Naturally, India’s Atmanirbharta doctrine has a special emphasis on its defence sector which has increased its exports manifold in the past few years. Self-reliance on the military-industrial side of things is seen as a sustainable foundation for India’s strategic autonomy at a time when America has made sanctions a key weapon in its geopolitical arsenal. Defence exports also help position India as a stabilizing factor in certain parts of the Global South that are worried about both the selective disruptive tendencies of the US and the expansionist nature of China.
It must be said though, that India also intends to serve as a bridge between the Global South and the West. India’s credentials as being not ‘anti-western’ but merely ‘non-western’ help it to play this role better than others can. A clear example of this would be India’s recent success in getting the African Union inducted into the G20 group of nations. Another noteworthy development that is emblematic of an India-inspired ‘collegial approach’ to geoeconomics that also involves the US is the move to create an ‘India-Middle East-Europe Economic Corridor’.

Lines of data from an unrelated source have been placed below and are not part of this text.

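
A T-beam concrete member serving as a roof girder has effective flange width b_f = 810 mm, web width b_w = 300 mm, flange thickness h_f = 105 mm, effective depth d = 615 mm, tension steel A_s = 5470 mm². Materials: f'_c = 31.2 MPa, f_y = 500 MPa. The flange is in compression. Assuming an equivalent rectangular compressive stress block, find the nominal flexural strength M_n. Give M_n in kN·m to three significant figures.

Tension: T = A_s f_y = 5470 × 500 = 2735000 N.
Try a within the flange: a = T/(0.85 f'_c b_f) = 2735000/(0.85 × 31.2 × 810) = 127.32 mm.
a = 127.32 > h_f = 105 mm: the block extends into the web. Split into flange-overhang and web parts.
C_f = 0.85 f'_c (b_f − b_w) h_f = 0.85 × 31.2 × (810 − 300) × 105 = 1420146 N.
Remaining web compression depth: a_w = (T − C_f)/(0.85 f'_c b_w) = (2735000 − 1420146)/(0.85 × 31.2 × 300) = 165.27 mm.
M_n = C_f(d − h_f/2) + (T − C_f)(d − a_w/2) = 1420146 × (615 − 52.5) + 1314854 × (615 − 82.635) = 798.83 + 699.98 = 1498.81 × 10⁶ N·mm.
M_n = 1498.81 kN·m.

M_n ≈ 1500 kN·m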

While India is leading a global current to create a new non-bloc architecture for globalization, it is certainly much better disposed towards the West than it is towards China. With respect to China, Indian policy has undergone a shift in that economic relations will no longer be compartmentalized from border tensions. India is now assiduously rebuilding its deterrence posture vis-a-vis China and it will obviously be much more amenable to Western overtures that constrict Chinese strategic plays.
The remainder of this decade will likely see a world more eager to engage with India as the country registers faster GDP growth rates than other major economies. India’s challenge, however, lies in keeping competing domestic majoritarianisms at bay and preserving its own democratic ethos even as it rises on the world stage.